Mary Ellen stands behind him, observing through the tiniest gap in the door as he crouches down on the floor. What is he doing? He lifts the floorboards and places a box in between the gaps.
Without turning around, Richard says, ‘The box is not to be disturbed. Amelia is gone, and you Mary Ellen, too, will flee and no one will see the letters and the diary again for a very long time.’
She gasps. Her father has known all along.
Mary Ellen has kep
t the lovers apart to protect them from Richard’s wrath; she has told him over and over that there are no letters between Amelia and Harry. And now here he is placing the material in a box, under the floor of a room his wife will no longer use or occupy.
And when Mary Ellen approaches her father and questions his actions, he obscures his face so that she will not see the tears in his eyes. ‘Such histrionic foolery! Why go to such extreme lengths to outsmart me? It wasn’t in the least bit necessary, but if it amused you to play such games with me, well, so be it. I must allow you to enjoy your triumph.’
‘You’ve read them all? And my diary?’
‘I know everything,’ he says, ‘all your secrets, your fears, your desires, the life you thought I took no interest in.’
‘Forgive me,’ she says. ‘I wanted Amelia to be a good wife; I wanted her to love you and make you happy - where I could not…,’
Then he looks at her as if for the first time in his life. ‘Forgive you? It is I who begs your forgiveness!’
‘What for?’ she replies in muted voice.
‘Everything,’ he says. ‘I have been lacking in all ways. I have been a poor husband to my wives, and a useless, neglectful father. No matter how hard I’ve tried to keep it in check, my behaviour has grown worse. I tormented Amelia incessantly, and that is why the poor innocent babies have died. God’s judgment upon me!’
Mary Ellen’s eyes are blue grey, tears are brimming. The tiny flowers on her dress are embroidered; it is not patterned fabric, it is decorated material. Expensive Indian silk. She is wearing her best dress to go away in.
Richard’s hair is grey at the temples and above his ears.

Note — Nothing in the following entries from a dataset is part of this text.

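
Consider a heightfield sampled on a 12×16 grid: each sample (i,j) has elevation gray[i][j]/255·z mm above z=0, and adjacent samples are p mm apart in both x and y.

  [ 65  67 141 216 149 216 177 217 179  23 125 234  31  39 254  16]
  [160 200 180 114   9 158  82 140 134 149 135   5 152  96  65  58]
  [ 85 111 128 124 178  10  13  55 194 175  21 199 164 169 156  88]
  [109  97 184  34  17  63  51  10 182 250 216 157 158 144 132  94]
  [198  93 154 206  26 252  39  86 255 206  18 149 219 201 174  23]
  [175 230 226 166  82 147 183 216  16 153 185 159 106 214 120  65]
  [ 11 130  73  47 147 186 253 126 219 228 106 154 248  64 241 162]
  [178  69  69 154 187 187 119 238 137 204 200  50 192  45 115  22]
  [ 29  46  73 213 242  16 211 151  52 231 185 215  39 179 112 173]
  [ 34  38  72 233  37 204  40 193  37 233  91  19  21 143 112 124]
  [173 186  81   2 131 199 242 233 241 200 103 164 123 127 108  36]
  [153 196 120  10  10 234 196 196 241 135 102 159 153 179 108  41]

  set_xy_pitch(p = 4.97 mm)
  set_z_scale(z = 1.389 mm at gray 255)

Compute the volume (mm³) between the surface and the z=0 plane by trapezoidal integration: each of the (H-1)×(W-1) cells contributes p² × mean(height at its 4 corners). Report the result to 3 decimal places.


2984.090

height_mm = gray/255 × 1.389; cell vol = 4.97² × mean(4 corners)
unit = 4.97² × 1.389 / (4×255) = 0.0336368 mm³ per gray-sum
row 0: Σ corner-gray over 15 cells = 7673  → 258.0953
row 1: Σ corner-gray over 15 cells = 7023  → 236.2313
row 2: Σ corner-gray over 15 cells = 7160  → 240.8396
row 3: Σ corner-gray over 15 cells = 7970  → 268.0854
row 4: Σ corner-gray over 15 cells = 9023  → 303.5050
row 5: Σ corner-gray over 15 cells = 9263  → 311.5778
row 6: Σ corner-gray over 15 cells = 8749  → 294.2885
row 7: Σ corner-gray over 15 cells = 8264  → 277.9746
row 8: Σ corner-gray over 15 cells = 7236  → 243.3960
row 9: Σ corner-gray over 15 cells = 7593  → 255.4043
row 10: Σ corner-gray over 15 cells = 8761  → 294.6921
Σ rows: total corner-gray = 88715  → 2984.0899 mm³


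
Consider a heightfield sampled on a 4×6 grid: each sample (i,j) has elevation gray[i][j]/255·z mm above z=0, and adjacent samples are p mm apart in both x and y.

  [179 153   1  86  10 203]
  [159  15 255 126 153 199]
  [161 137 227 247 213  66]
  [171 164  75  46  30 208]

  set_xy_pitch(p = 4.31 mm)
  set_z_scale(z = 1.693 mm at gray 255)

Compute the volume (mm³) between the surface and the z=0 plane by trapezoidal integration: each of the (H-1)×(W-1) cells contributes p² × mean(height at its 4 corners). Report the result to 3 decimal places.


263.712

height_mm = gray/255 × 1.693; cell vol = 4.31² × mean(4 corners)
unit = 4.31² × 1.693 / (4×255) = 0.0308327 mm³ per gray-sum
row 0: Σ corner-gray over 5 cells = 2338  → 72.0868
row 1: Σ corner-gray over 5 cells = 3331  → 102.7037
row 2: Σ corner-gray over 5 cells = 2884  → 88.9215
Σ rows: total corner-gray = 8553  → 263.7119 mm³


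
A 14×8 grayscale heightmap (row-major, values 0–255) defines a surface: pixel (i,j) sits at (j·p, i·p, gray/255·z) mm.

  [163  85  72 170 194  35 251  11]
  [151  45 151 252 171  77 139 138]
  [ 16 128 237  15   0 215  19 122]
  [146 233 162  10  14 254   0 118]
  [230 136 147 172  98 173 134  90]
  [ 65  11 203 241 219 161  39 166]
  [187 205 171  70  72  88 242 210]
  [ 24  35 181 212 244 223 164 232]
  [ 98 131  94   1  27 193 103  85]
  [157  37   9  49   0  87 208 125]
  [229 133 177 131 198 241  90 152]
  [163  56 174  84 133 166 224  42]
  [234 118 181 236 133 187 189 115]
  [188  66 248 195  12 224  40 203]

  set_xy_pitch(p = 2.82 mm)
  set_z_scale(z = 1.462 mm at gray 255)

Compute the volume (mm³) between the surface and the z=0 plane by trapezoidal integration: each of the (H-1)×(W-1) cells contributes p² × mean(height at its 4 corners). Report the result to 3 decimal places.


height_mm = gray/255 × 1.462; cell vol = 2.82² × mean(4 corners)
unit = 2.82² × 1.462 / (4×255) = 0.0113984 mm³ per gray-sum
row 0: Σ corner-gray over 7 cells = 3747  → 42.7100
row 1: Σ corner-gray over 7 cells = 3325  → 37.8998
row 2: Σ corner-gray over 7 cells = 2976  → 33.9218
row 3: Σ corner-gray over 7 cells = 3650  → 41.6043
row 4: Σ corner-gray over 7 cells = 4019  → 45.8103
row 5: Σ corner-gray over 7 cells = 4072  → 46.4144
row 6: Σ corner-gray over 7 cells = 4467  → 50.9168
row 7: Σ corner-gray over 7 cells = 3655  → 41.6613
row 8: Σ corner-gray over 7 cells = 2343  → 26.7065
row 9: Σ corner-gray over 7 cells = 3383  → 38.5609
row 10: Σ corner-gray over 7 cells = 4200  → 47.8734
row 11: Σ corner-gray over 7 cells = 4316  → 49.1957
row 12: Σ corner-gray over 7 cells = 4398  → 50.1303
Σ rows: total corner-gray = 48551  → 553.4057 mm³

553.406


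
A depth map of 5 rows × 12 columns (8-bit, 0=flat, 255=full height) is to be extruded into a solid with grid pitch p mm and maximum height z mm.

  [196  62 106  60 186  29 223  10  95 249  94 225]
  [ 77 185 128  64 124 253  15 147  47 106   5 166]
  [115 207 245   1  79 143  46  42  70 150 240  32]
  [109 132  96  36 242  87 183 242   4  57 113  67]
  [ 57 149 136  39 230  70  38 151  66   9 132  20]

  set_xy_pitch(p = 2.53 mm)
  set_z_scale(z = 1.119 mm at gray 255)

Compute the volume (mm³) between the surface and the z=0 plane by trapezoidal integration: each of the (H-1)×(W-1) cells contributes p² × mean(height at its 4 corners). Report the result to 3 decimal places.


139.418

height_mm = gray/255 × 1.119; cell vol = 2.53² × mean(4 corners)
unit = 2.53² × 1.119 / (4×255) = 0.00702216 mm³ per gray-sum
row 0: Σ corner-gray over 11 cells = 5040  → 35.3917
row 1: Σ corner-gray over 11 cells = 4984  → 34.9985
row 2: Σ corner-gray over 11 cells = 5153  → 36.1852
row 3: Σ corner-gray over 11 cells = 4677  → 32.8427
Σ rows: total corner-gray = 19854  → 139.4180 mm³


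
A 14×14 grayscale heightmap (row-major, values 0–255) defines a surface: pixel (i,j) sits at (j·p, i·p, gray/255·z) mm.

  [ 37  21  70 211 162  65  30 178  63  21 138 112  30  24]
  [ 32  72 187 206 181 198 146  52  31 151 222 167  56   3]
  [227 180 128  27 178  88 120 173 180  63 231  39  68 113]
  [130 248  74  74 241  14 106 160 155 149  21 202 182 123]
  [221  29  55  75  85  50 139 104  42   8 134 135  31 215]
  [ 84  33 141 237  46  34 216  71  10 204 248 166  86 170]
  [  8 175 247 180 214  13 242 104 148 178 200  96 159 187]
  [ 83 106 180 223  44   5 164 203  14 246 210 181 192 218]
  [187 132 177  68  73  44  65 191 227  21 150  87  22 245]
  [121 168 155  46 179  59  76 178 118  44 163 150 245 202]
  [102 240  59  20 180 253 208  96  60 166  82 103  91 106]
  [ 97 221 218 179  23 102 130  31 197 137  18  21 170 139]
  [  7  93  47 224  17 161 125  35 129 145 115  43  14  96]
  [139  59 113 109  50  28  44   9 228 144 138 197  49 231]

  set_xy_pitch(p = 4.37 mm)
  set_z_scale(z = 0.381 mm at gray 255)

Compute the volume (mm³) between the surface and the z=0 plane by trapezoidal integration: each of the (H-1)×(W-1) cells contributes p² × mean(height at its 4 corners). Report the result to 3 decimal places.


height_mm = gray/255 × 0.381; cell vol = 4.37² × mean(4 corners)
unit = 4.37² × 0.381 / (4×255) = 0.00713325 mm³ per gray-sum
row 0: Σ corner-gray over 13 cells = 5636  → 40.2030
row 1: Σ corner-gray over 13 cells = 6663  → 47.5289
row 2: Σ corner-gray over 13 cells = 6795  → 48.4705
row 3: Σ corner-gray over 13 cells = 5715  → 40.7665
row 4: Σ corner-gray over 13 cells = 5448  → 38.8620
row 5: Σ corner-gray over 13 cells = 7345  → 52.3937
row 6: Σ corner-gray over 13 cells = 7944  → 56.6666
row 7: Σ corner-gray over 13 cells = 6783  → 48.3849
row 8: Σ corner-gray over 13 cells = 6431  → 45.8740
row 9: Σ corner-gray over 13 cells = 6809  → 48.5703
row 10: Σ corner-gray over 13 cells = 6454  → 46.0380
row 11: Σ corner-gray over 13 cells = 5529  → 39.4398
row 12: Σ corner-gray over 13 cells = 5105  → 36.4153
Σ rows: total corner-gray = 82657  → 589.6134 mm³

589.613


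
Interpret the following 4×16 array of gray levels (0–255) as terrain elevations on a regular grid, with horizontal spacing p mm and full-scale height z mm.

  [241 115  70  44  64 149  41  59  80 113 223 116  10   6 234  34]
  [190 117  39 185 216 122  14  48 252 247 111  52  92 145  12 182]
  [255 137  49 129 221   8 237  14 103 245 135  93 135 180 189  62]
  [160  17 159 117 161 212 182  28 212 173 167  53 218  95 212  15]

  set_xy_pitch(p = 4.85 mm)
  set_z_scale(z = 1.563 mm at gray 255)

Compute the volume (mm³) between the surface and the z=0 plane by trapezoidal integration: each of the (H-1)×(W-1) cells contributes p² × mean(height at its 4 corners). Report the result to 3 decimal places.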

The ring on his finger winks in the light as he passes his hand across his forehead. ‘I have been ashamed of you all my life,’ he says, ‘when I should have been ashamed of myself.’ Mary Ellen does not answer. ‘I solemnly promised your mother that I would take you in and raise you. She had not the wherewithal to provide you with a decent upbringing or an education; she knew it would be better for you to be taken from her and placed in my care. Some fathers would turn their backs on a child such as you, but not I. I performed my duty. And my first wife cared for you as though you were her own, notwithstanding her fragile health. If only she hadn’t died! It affected you in a most singular fashion. You were not yourself. You behaved in an extraordinary manner. Angry, tempestuous. But when I remarried, what could be better occupation for you, than to become a companion to Amelia? It kept your mind free from that troubling idleness and fancy that you were wont to indulge in.